George Craig Stewart (August 18, 1879 – May 2, 1940) was the seventh bishop of the Episcopal Diocese of Chicago from 1930 to 1940. (The sixth Bishop of the Diocese of Chicago, Sheldon Munson Griswold (1861–1930), served for only a few months in 1930.)

==Biography==
Stewart was born on August 18, 1879, in Saginaw, Michigan, the son of George Forbes Stewart (1842–1912) and Catherine Craig (1847–1880). He grew up as a Presbyterian but was later ordained as a minister in the Methodist Episcopal Church. After joining the Episcopal Church, he studied at Northwestern University and graduated in 1902. He was ordained deacon and priest in 1903 by Charles P. Anderson, Bishop of Chicago.

He served as in St Elizabeth's Church in Glencoe, Illinois from 1903 till 1904 when he transferred to St Luke's Church in Evanston, Illinois. During his time at St Luke's the parish managed to grow into the largest parish in the diocese.

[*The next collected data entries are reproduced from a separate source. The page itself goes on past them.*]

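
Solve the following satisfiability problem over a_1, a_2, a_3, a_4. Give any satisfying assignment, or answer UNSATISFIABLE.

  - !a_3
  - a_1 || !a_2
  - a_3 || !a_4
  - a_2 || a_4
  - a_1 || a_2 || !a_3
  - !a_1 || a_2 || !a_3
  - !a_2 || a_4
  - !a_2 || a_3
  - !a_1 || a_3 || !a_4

UNSATISFIABLE

Case a_3 = True:
  Clause (!a_3) is falsified — contradiction.
Case a_3 = False:
  (a_3 || !a_4) forces a_4 = False.
  (a_2 || a_4) forces a_2 = True.
  Clause (!a_2 || a_4) is falsified — contradiction.
Both cases fail, so the formula is unsatisfiable.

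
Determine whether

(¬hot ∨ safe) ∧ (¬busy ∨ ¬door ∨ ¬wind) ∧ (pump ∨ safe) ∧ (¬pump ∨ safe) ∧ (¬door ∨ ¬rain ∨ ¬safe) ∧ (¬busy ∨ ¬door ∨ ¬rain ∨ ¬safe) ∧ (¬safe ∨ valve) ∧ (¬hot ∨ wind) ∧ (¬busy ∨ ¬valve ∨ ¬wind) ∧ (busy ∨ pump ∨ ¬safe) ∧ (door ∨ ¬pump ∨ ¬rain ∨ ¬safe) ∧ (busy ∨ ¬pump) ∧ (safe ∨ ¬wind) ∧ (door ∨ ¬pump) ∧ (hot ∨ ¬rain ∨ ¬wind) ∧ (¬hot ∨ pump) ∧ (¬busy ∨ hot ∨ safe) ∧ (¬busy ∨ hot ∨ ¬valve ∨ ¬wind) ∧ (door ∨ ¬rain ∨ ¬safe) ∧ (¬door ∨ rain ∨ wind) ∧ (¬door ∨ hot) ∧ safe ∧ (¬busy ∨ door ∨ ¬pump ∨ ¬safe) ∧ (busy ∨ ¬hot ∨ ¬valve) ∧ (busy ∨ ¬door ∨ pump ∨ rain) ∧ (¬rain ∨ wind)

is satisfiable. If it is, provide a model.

Unit clause (safe) forces safe = True.
In (¬safe ∨ valve) only valve is left, so valve = True.
Try busy = False:
  (busy ∨ pump ∨ ¬safe) forces pump = True.
  clause (busy ∨ ¬pump) is falsified — backtrack.
So busy = True.
  then (¬busy ∨ ¬valve ∨ ¬wind) forces wind = False.
  then (¬rain ∨ wind) forces rain = False.
  then (¬hot ∨ wind) forces hot = False.
  then (¬door ∨ rain ∨ wind) forces door = False.
  then (¬busy ∨ door ∨ ¬pump ∨ ¬safe) forces pump = False.
All clauses satisfied.

busy: True; door: False; pump: False; wind: False; valve: True; rain: False; hot: False; safe: True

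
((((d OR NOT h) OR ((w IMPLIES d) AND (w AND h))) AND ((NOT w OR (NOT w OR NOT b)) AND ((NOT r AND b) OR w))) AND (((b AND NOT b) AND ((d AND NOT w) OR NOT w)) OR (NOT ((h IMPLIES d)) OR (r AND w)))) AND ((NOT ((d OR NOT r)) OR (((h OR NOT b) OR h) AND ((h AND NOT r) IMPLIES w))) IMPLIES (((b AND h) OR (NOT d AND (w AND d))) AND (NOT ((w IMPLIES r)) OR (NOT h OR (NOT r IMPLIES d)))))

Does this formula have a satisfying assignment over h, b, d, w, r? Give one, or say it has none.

No satisfying assignment exists.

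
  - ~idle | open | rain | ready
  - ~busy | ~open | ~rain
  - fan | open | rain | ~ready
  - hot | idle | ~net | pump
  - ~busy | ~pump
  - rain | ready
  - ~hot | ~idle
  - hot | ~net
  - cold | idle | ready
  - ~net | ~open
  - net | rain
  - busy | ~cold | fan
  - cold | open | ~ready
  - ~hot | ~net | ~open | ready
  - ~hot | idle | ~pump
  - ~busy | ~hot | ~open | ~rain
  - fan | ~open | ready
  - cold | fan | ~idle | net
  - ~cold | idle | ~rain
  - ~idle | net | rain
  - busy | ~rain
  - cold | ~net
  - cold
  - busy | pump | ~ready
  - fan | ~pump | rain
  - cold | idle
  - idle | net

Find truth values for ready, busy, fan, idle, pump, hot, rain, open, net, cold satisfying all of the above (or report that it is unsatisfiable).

ready = False, busy = True, fan = False, idle = True, pump = False, hot = False, rain = True, open = False, net = False, cold = True

Unit clause (cold) forces cold = True.
Set ready = False.
  then (rain | ready) forces rain = True.
  then (~cold | idle | ~rain) forces idle = True.
  then (busy | ~rain) forces busy = True.
  then (~busy | ~open | ~rain) forces open = False.
  then (~busy | ~pump) forces pump = False.
  then (~hot | ~idle) forces hot = False.
  then (hot | ~net) forces net = False.
Set fan = False.
All clauses satisfied.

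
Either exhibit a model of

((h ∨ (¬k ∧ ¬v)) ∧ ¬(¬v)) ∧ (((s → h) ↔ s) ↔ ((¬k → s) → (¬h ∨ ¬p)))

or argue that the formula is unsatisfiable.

h = True, p = False, v = True, s = True, k = False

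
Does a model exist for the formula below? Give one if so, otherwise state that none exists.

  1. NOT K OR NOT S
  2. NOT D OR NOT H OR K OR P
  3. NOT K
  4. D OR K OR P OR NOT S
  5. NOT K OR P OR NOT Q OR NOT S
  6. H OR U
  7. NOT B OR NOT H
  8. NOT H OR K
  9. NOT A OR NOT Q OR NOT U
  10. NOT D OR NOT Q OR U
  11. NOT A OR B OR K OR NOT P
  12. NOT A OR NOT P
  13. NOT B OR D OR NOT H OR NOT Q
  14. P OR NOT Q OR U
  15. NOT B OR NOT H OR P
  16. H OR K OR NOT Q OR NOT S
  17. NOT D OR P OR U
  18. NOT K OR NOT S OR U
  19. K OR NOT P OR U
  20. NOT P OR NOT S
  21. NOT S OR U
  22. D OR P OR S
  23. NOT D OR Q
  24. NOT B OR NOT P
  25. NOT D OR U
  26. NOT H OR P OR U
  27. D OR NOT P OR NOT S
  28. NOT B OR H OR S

Unit clause (NOT K) forces K = False.
In (NOT H OR K) only NOT H is left, so H = False.
In (H OR U) only U is left, so U = True.
Set P = True.
  then (NOT A OR NOT P) forces A = False.
  then (NOT P OR NOT S) forces S = False.
  then (NOT B OR NOT P) forces B = False.
Set Q = False.
  then (NOT D OR Q) forces D = False.
All clauses satisfied.

K=F, H=F, P=T, Q=F, S=F, D=F, B=F, A=F, U=T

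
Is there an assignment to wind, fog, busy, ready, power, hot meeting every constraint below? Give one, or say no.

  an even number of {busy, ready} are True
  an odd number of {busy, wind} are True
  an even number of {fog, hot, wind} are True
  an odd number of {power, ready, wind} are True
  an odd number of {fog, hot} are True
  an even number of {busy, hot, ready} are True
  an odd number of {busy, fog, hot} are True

wind = True; fog = True; busy = False; ready = False; power = False; hot = False

{busy, ready}: 0 true → even ✓
{busy, wind}: 1 true → odd ✓
{fog, hot, wind}: 2 true → even ✓
{power, ready, wind}: 1 true → odd ✓
{fog, hot}: 1 true → odd ✓
{busy, hot, ready}: 0 true → even ✓
{busy, fog, hot}: 1 true → odd ✓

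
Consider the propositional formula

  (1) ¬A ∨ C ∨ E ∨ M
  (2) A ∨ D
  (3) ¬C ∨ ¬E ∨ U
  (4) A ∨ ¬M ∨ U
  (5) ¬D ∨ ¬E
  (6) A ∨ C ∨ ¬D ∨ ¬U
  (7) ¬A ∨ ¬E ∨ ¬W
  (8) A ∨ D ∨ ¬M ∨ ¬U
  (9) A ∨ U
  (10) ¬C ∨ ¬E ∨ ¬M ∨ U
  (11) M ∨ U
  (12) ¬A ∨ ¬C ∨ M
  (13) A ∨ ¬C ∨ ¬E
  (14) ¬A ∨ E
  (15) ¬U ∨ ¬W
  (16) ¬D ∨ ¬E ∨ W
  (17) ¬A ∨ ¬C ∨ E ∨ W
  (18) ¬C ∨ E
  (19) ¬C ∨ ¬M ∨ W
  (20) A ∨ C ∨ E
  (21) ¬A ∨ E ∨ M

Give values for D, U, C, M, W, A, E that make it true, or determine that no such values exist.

D: False, U: True, C: False, M: False, W: False, A: True, E: True

Try D = True:
  (¬D ∨ ¬E) forces E = False.
  (¬A ∨ E) forces A = False.
  (A ∨ U) forces U = True.
  (A ∨ C ∨ ¬D ∨ ¬U) forces C = True.
  clause (¬C ∨ E) is falsified — backtrack.
So D = False.
  then (A ∨ D) forces A = True.
  then (¬A ∨ E) forces E = True.
  then (¬A ∨ ¬E ∨ ¬W) forces W = False.
Set U = True.
Try C = True:
  (¬A ∨ ¬C ∨ M) forces M = True.
  clause (¬C ∨ ¬M ∨ W) is falsified — backtrack.
So C = False.
Set M = False.
All clauses satisfied.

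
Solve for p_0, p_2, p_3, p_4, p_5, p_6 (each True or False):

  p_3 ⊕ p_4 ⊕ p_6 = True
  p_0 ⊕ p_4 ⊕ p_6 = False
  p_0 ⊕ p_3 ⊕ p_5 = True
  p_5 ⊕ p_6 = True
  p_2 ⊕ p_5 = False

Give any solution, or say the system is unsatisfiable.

p_0: True; p_2: False; p_3: False; p_4: False; p_5: False; p_6: True

p_3 ⊕ p_4 ⊕ p_6 = F ⊕ F ⊕ T = True ✓
p_0 ⊕ p_4 ⊕ p_6 = T ⊕ F ⊕ T = False ✓
p_0 ⊕ p_3 ⊕ p_5 = T ⊕ F ⊕ F = True ✓
p_5 ⊕ p_6 = F ⊕ T = True ✓
p_2 ⊕ p_5 = F ⊕ F = False ✓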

On May 13, 1930, Stewart was elected Coadjutor Bishop of Chicago on the first ballot during a special convention held in St James' Cathedral in Chicago. He was consecrated bishop on June 18, 1930, in St Luke's Church, where he had served as rector since 1904. Presiding Bishop James De Wolf Perry was the chief consecrator. He succeeded as diocesan bishop in November of the same year after the death of Bishop Sheldon Munson Griswold. He remained Bishop of Chicago for ten years till his death on May 2, 1940.

Stewart married Mary Gertrude Clyde (1879-1960) in 1902 and together they had three children, two sons and a daughter. Their daughter, Katharine Craig Stewart, died at the age of fifteen as a result of the Spanish influenza on October 22, 1918.